In many cases, marketers are using the old approaches to solve a much more complex problem. For example, marketers might try removing email addresses that are likely to “report as spam,” when they really need to be concerned about subscribers who aren’t engaged with a particular domain but are engaged with a lot of other domains, and who repeatedly delete messages without reading.

Many marketers still don’t measure or benchmark their own deliverability. If you don’t know you have a problem, you’re not going to pay attention. Most marketers still don’t have a good understanding of their true inbox placement. These marketers depend on reports from their email service provider that shows the number of messages accepted for delivery, not mail placed in the inbox. (Note that some ESPs do provide this data to their clients.)

Common deliverability “playbooks” don’t take marketer’s most important metrics into account. The most common pieces of advice about delivery problems are based on improving inbox placement, not in improving ROI from email marketing (revenue, clicks). Getting to 100% inbox placement can require some very drastic approaches that require (in some cases) sending a lot less email and potentially driving less return from the marketing investment. Many marketers prefer to avoid this sour-tasting medicine.

Marketers are very, very busy. Email marketers are expected to drive a lot of revenue for their business, but frequently do this with very limited resources.

What should a marketer do? I would recommend starting with sensible “baby steps.”

Understand if you have an opportunity to improve email marketing performance by improving inbox placement. Use third-party delivery monitoring services to determine your true inbox placement. Do you have a problem at the largest mailbox providers on your lists? Do you have a problem with your most valuable customers?

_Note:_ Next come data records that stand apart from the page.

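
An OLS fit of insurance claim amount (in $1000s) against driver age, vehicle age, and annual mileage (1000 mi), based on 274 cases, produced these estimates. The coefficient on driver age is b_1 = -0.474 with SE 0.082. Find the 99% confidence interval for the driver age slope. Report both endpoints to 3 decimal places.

(-0.687, -0.261)

df = n − k − 1 = 274 − 3 − 1 = 270.
t* = t_{0.005, 270} = 2.594161.
Margin = t* × SE = 2.594161 × 0.082 = 0.21272.
CI: -0.474 ± 0.21272 → (-0.687, -0.261).
With 99% confidence, each one-unit increase in driver age is associated with a change of between -0.687 and -0.261 $1000s in insurance claim amount, holding the other predictors fixed.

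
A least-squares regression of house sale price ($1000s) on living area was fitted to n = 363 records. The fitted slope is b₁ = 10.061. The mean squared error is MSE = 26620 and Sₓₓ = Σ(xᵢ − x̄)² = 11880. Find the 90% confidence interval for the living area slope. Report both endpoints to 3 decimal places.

SE(b₁) = √(MSE/Sₓₓ) = √(26620/11880) = 1.49691.
df = n − 2 = 361.
t* = t_{0.05, 361} = 1.649086.
Margin = t* × SE = 1.649086 × 1.49691 = 2.46853.
CI: 10.061 ± 2.46853 → (7.592, 12.530).
With 90% confidence, each one-unit increase in living area is associated with a change of between 7.592 and 12.530 $1000s in house sale price.

(7.592, 12.530)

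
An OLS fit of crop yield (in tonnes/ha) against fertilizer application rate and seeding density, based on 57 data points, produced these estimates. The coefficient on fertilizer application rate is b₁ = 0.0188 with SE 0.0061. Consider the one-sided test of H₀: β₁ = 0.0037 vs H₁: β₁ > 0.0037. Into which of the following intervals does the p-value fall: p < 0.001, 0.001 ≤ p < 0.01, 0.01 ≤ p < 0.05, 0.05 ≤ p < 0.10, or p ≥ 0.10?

t = (0.0188 − 0.0037) / 0.0061 = 2.475.
df = n − k − 1 = 57 − 2 − 1 = 54.
One-sided p = P(T_{54} > t) ≈ 0.0082.
So 0.001 ≤ p < 0.01.

0.001 ≤ p < 0.01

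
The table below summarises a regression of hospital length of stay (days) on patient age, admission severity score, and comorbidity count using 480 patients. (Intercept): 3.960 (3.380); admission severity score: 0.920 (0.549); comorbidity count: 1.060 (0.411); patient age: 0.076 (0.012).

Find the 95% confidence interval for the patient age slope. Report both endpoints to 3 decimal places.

(0.052, 0.100)

Read off: b = 0.076, SE = 0.012 for patient age.
df = n − k − 1 = 480 − 3 − 1 = 476.
t* = t_{0.025, 476} = 1.96496.
Margin = t* × SE = 1.96496 × 0.012 = 0.02358.
CI: 0.076 ± 0.02358 → (0.052, 0.100).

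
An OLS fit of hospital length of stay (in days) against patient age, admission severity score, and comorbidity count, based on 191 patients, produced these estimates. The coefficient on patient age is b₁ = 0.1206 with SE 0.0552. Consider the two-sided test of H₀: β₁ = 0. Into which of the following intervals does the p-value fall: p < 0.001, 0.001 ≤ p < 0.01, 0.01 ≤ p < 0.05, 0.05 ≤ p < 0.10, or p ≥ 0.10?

t = 0.1206 / 0.0552 = 2.185.
df = n − k − 1 = 191 − 3 − 1 = 187.
Two-sided p = 2·P(T_{187} > |t|) ≈ 0.0301.
So 0.01 ≤ p < 0.05.

0.01 ≤ p < 0.05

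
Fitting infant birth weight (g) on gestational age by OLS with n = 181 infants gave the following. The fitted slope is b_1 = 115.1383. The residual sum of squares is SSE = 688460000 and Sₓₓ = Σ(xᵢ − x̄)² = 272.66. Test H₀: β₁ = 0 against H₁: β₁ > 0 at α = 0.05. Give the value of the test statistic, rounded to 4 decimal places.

MSE = SSE/(n − 2) = 688460000/179 = 3.84615e+06.
SE(b_1) = √(MSE/Sₓₓ) = √(3.84615e+06/272.66) = 118.769.
t = 115.1383 / 118.769 = 0.9694.
df = n − 2 = 179.
One-sided p ≈ 0.1668, which is ≥ 0.05, so fail to reject H₀.
The data do not give significant evidence that the true slope on gestational age is positive.

t = 0.9694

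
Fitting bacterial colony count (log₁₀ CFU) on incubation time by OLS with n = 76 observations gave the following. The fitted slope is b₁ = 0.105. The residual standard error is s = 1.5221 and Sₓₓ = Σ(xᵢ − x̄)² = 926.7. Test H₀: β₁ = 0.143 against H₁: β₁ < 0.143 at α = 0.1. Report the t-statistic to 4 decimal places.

SE(b₁) = s/√Sₓₓ = 1.5221/√926.7 = 0.0500004.
t = (0.105 − 0.143) / 0.0500004 = -0.7600.
df = n − 2 = 74.
One-sided p ≈ 0.2248, which is ≥ 0.1, so fail to reject H₀.
The data do not give significant evidence that the true slope on incubation time is below 0.143 log₁₀ CFU per unit.

t = -0.7600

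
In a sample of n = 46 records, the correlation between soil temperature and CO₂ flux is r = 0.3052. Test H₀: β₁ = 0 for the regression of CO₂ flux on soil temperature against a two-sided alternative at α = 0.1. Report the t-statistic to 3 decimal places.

t = 2.126

t = r·√(n − 2)/√(1 − r²) = 0.3052·√44/√0.906853 = 2.126.
df = n − 2 = 44.
Two-sided p ≈ 0.0392, which is < 0.1, so reject H₀.
There is evidence of a linear association between soil temperature and CO₂ flux.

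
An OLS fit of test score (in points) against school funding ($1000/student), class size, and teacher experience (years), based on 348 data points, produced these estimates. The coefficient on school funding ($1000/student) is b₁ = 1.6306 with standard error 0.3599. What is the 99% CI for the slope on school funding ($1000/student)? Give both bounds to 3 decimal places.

df = n − k − 1 = 348 − 3 − 1 = 344.
t* = t_{0.005, 344} = 2.590197.
Margin = t* × SE = 2.590197 × 0.3599 = 0.93221.
CI: 1.6306 ± 0.93221 → (0.698, 2.563).
With 99% confidence, each one-unit increase in school funding ($1000/student) is associated with a change of between 0.698 and 2.563 points in test score, holding the other predictors fixed.

(0.698, 2.563)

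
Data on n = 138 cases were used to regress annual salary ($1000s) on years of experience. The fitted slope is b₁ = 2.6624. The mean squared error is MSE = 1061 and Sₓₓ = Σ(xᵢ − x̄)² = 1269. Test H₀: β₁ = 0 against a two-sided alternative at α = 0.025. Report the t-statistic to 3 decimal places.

SE(b₁) = √(MSE/Sₓₓ) = √(1061/1269) = 0.91438.
t = 2.6624 / 0.91438 = 2.912.
df = n − 2 = 136.
Two-sided p ≈ 0.0042, which is < 0.025, so reject H₀.
There is evidence that years of experience is associated with annual salary.

t = 2.912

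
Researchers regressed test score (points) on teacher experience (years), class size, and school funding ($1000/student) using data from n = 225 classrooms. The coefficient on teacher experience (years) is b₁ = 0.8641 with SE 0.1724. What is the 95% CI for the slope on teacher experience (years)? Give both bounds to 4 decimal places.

df = n − k − 1 = 225 − 3 − 1 = 221.
t* = t_{0.025, 221} = 1.970756.
Margin = t* × SE = 1.970756 × 0.1724 = 0.339758.
CI: 0.8641 ± 0.339758 → (0.5243, 1.2039).
With 95% confidence, each one-unit increase in teacher experience (years) is associated with a change of between 0.5243 and 1.2039 points in test score, holding the other predictors fixed.

(0.5243, 1.2039)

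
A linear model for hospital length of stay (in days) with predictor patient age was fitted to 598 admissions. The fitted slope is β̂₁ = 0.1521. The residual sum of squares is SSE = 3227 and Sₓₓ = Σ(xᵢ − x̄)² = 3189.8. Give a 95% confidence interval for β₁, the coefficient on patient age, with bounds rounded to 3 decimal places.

(0.071, 0.233)

MSE = SSE/(n − 2) = 3227/596 = 5.41443.
SE(β̂₁) = √(MSE/Sₓₓ) = √(5.41443/3189.8) = 0.0411998.
df = n − 2 = 596.
t* = t_{0.025, 596} = 1.963952.
Margin = t* × SE = 1.963952 × 0.0411998 = 0.08091.
CI: 0.1521 ± 0.08091 → (0.071, 0.233).
With 95% confidence, each one-unit increase in patient age is associated with a change of between 0.071 and 0.233 days in hospital length of stay.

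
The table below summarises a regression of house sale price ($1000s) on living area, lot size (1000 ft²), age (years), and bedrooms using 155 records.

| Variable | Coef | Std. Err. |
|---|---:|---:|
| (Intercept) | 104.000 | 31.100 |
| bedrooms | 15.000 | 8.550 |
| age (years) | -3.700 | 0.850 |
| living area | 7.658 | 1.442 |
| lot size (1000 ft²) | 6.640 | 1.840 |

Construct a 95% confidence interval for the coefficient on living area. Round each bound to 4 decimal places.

Read off: b = 7.658, SE = 1.442 for living area.
df = n − k − 1 = 155 − 4 − 1 = 150.
t* = t_{0.025, 150} = 1.975905.
Margin = t* × SE = 1.975905 × 1.442 = 2.849255.
CI: 7.658 ± 2.849255 → (4.8087, 10.5073).

(4.8087, 10.5073)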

If you have a delivery problem, treat fixing the problem as an experiment where you are trying to optimize revenue (or other metrics depending on your business model) over the medium term. There are a large number of standard plays to improve inbox placement. These include changing frequency (including not sending to certain addresses), setting clear expectations for new subscribers during signup, utilizing a series of welcome emails to onboard new subscribers, and hundreds of other approaches. Each of these has a cost. Measure the benefit you are getting in the experimental group or time frame relative to those costs. This takes time, which is why you only want to invest in this effort if you know you have a significant problem.